The year was 2007. I was traveling through the Charlotte area for a kid’s sporting tournament. Being the two-fer opportunists that I am, I knew I could do a side-trip to the Daniel Stowe Botanical Garden. The kids are use to this by now, as is my husband.
The Daniel Stowe Botanical Garden has been listed by USA Today as one of the top ten gardens to visit. The Gardens were also featured in HGTV’s Flower Gardening book as one of the top 20 gardens in the United States.
The man for whom the garden was name, had a lifelong love and interest in nature and gardening. A textile executive, Mr.
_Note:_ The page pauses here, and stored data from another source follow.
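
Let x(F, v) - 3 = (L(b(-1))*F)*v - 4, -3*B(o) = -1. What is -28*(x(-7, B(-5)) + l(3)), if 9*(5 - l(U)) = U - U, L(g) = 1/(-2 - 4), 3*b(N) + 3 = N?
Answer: -1106/9 ≈ -122.89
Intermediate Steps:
B(o) = ⅓ (B(o) = -⅓*(-1) = ⅓)
b(N) = -1 + N/3
L(g) = -⅙ (L(g) = 1/(-6) = -⅙)
l(U) = 5 (l(U) = 5 - (U - U)/9 = 5 - ⅑*0 = 5 + 0 = 5)
x(F, v) = -1 - F*v/6 (x(F, v) = 3 + ((-F/6)*v - 4) = 3 + (-F*v/6 - 4) = 3 + (-4 - F*v/6) = -1 - F*v/6)
-28*(x(-7, B(-5)) + l(3)) = -28*((-1 - ⅙*(-7)*⅓) + 5) = -28*((-1 + 7/18) + 5) = -28*(-11/18 + 5) = -28*79/18 = -1106/9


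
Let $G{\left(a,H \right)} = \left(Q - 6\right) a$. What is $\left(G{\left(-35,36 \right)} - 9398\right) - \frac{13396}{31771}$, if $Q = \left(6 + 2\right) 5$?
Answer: $- \frac{336404744}{31771} \approx -10588.0$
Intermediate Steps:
$Q = 40$ ($Q = 8 \cdot 5 = 40$)
$G{\left(a,H \right)} = 34 a$ ($G{\left(a,H \right)} = \left(40 - 6\right) a = 34 a$)
$\left(G{\left(-35,36 \right)} - 9398\right) - \frac{13396}{31771} = \left(34 \left(-35\right) - 9398\right) - \frac{13396}{31771} = \left(-1190 - 9398\right) - \frac{13396}{31771} = -10588 - \frac{13396}{31771} = - \frac{336404744}{31771}$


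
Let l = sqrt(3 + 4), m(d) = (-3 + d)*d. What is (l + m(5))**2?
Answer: (10 + sqrt(7))**2 ≈ 159.92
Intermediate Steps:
m(d) = d*(-3 + d)
l = sqrt(7) ≈ 2.6458
(l + m(5))**2 = (sqrt(7) + 5*(-3 + 5))**2 = (sqrt(7) + 5*2)**2 = (sqrt(7) + 10)**2 = (10 + sqrt(7))**2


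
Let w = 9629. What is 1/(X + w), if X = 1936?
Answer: 1/11565 ≈ 8.6468e-5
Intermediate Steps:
1/(X + w) = 1/(1936 + 9629) = 1/11565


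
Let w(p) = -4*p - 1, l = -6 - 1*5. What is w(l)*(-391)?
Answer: -16813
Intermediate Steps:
l = -11 (l = -6 - 5 = -11)
w(p) = -1 - 4*p
w(l)*(-391) = (-1 - 4*(-11))*(-391) = (-1 + 44)*(-391) = 43*(-391) = -16813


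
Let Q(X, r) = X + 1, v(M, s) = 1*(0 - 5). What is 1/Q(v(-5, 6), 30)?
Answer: -1/4 ≈ -0.25000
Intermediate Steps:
v(M, s) = -5 (v(M, s) = 1*(-5) = -5)
Q(X, r) = 1 + X
1/Q(v(-5, 6), 30) = 1/(1 - 5) = 1/(-4) = -1/4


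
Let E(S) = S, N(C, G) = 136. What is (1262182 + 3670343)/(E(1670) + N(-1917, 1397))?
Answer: 1644175/602 ≈ 2731.2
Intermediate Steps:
(1262182 + 3670343)/(E(1670) + N(-1917, 1397)) = (1262182 + 3670343)/(1670 + 136) = 4932525/1806 = 4932525*(1/1806) = 1644175/602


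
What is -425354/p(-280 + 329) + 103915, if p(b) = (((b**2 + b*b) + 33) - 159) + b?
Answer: 490573021/4725 ≈ 1.0383e+5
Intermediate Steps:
p(b) = -126 + b + 2*b**2 (p(b) = (((b**2 + b**2) + 33) - 159) + b = ((2*b**2 + 33) - 159) + b = ((33 + 2*b**2) - 159) + b = (-126 + 2*b**2) + b = -126 + b + 2*b**2)
-425354/p(-280 + 329) + 103915 = -425354/(-126 + (-280 + 329) + 2*(-280 + 329)**2) + 103915 = -425354/(-126 + 49 + 2*49**2) + 103915 = -425354/(-126 + 49 + 2*2401) + 103915 = -425354/(-126 + 49 + 4802) + 103915 = -425354/4725 + 103915 = 490573021/4725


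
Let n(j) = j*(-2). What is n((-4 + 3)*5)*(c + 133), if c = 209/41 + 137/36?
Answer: 1047245/738 ≈ 1419.0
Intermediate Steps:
c = 13141/1476 (c = 209*(1/41) + 137*(1/36) = 209/41 + 137/36 = 13141/1476 ≈ 8.9031)
n(j) = -2*j
n((-4 + 3)*5)*(c + 133) = (-2*(-4 + 3)*5)*(13141/1476 + 133) = -(-2)*5*(209449/1476) = -2*(-5)*(209449/1476) = 10*(209449/1476) = 1047245/738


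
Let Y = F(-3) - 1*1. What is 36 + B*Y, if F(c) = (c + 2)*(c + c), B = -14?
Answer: -34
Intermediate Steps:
F(c) = 2*c*(2 + c) (F(c) = (2 + c)*(2*c) = 2*c*(2 + c))
Y = 5 (Y = 2*(-3)*(2 - 3) - 1*1 = 2*(-3)*(-1) - 1 = 6 - 1 = 5)
36 + B*Y = 36 - 14*5 = 36 - 70 = -34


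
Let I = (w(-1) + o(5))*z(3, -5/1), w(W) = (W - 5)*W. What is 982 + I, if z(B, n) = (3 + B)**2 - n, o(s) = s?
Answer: 1433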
Stowe made a donation to develop 380 acres of a 450 acre parcel of land. At this posting, only 10 acres have been developed, but it features some remarkable gardens: the Orchid Conservatory (opened in 2008), the Four Seasons Garden, the Canal Garden, Perennial Gardens, the Cottage Garden, the Conifer Garden, the Encore Azalea, and the West Gardens.
During my visit, it was the Canal Garden that impressed me the most. A long time fall garden-lover, the Canal Garden was exceptional. The only way I could take in what was before me was to photograph every step. I believe it was the most beautiful garden I’d ever seen. It’s true that I’m also attracted to rills and straight lines and paths to move me forward. But the colors, particularly the pink, and the lushness was intoxicating. I wanted to drink in the scene, one step at a time. And I did.
When I returned to Raleigh, I learned two renowned local designers, Doug Ruhen and Edith Eddleman, did the plan. Once I knew this, it all made sense to me. Both have an incredible eye for design. It was fabulous because of them.
I’ve visited the garden a couple more times since then on media trips, and in different seasons, but no other garden or season compared to that bed in the autumn sunshine.
All the gardens are worth a visit, but the Canal Garden, with flowing beds, 300 feet long, with a rill in the center and water fountains at either end of the garden was simply stunning. Jumping in the water rill were fish made of ceramic. Perfection!
What I felt when I saw this garden for the first time was a deep, heartfelt love. Art can move me this way. That’s why art is so important, and a well-designed garden is nothing less than art.
During a winter visit, I visited the Canal Garden again. It still moved me, even with nothing in flower, and the grasses wearing their blond attire. Yet, the garden was still magical. Winters gardens often are.
Fast forward a couple of years….
I recently had the good fortune to be speaking at the Mint in Charlotte. Since it was fall, I knew no trip to Charlotte would be complete without stopping by to see the Canal Garden once again. I needed to see and feel the rush this garden gave me. To taste again the essence of a good design. I left the city of Charlotte early so I would have extra time to just sit and admire the flowing space.
I made a beeline past the other gardens of distinction. I had one garden on my mind, but it wasn’t there.
There were still fish jumping in the canal. The paths were still there, and the fountains at each end were still pumping out water creating joyous sound. But the garden that I remembered was gone.
In its place was plant material. Instead of a lush, luxurious location, there were park-like beds of winter-blooming pansies. Gone were the grasses wearing cotton-candy pink color. Ordinary plantings replaced an extraordinary garden.
I walked the path with such disappointment, my heart sank. I realized I was mourning a garden that once was. Yet, I felt grateful to know the garden that it use to be; the garden of an extraordinary past. With sadness, I realized I needed to move on and find a new favorite at the Daniel Stowe Botanical Garden.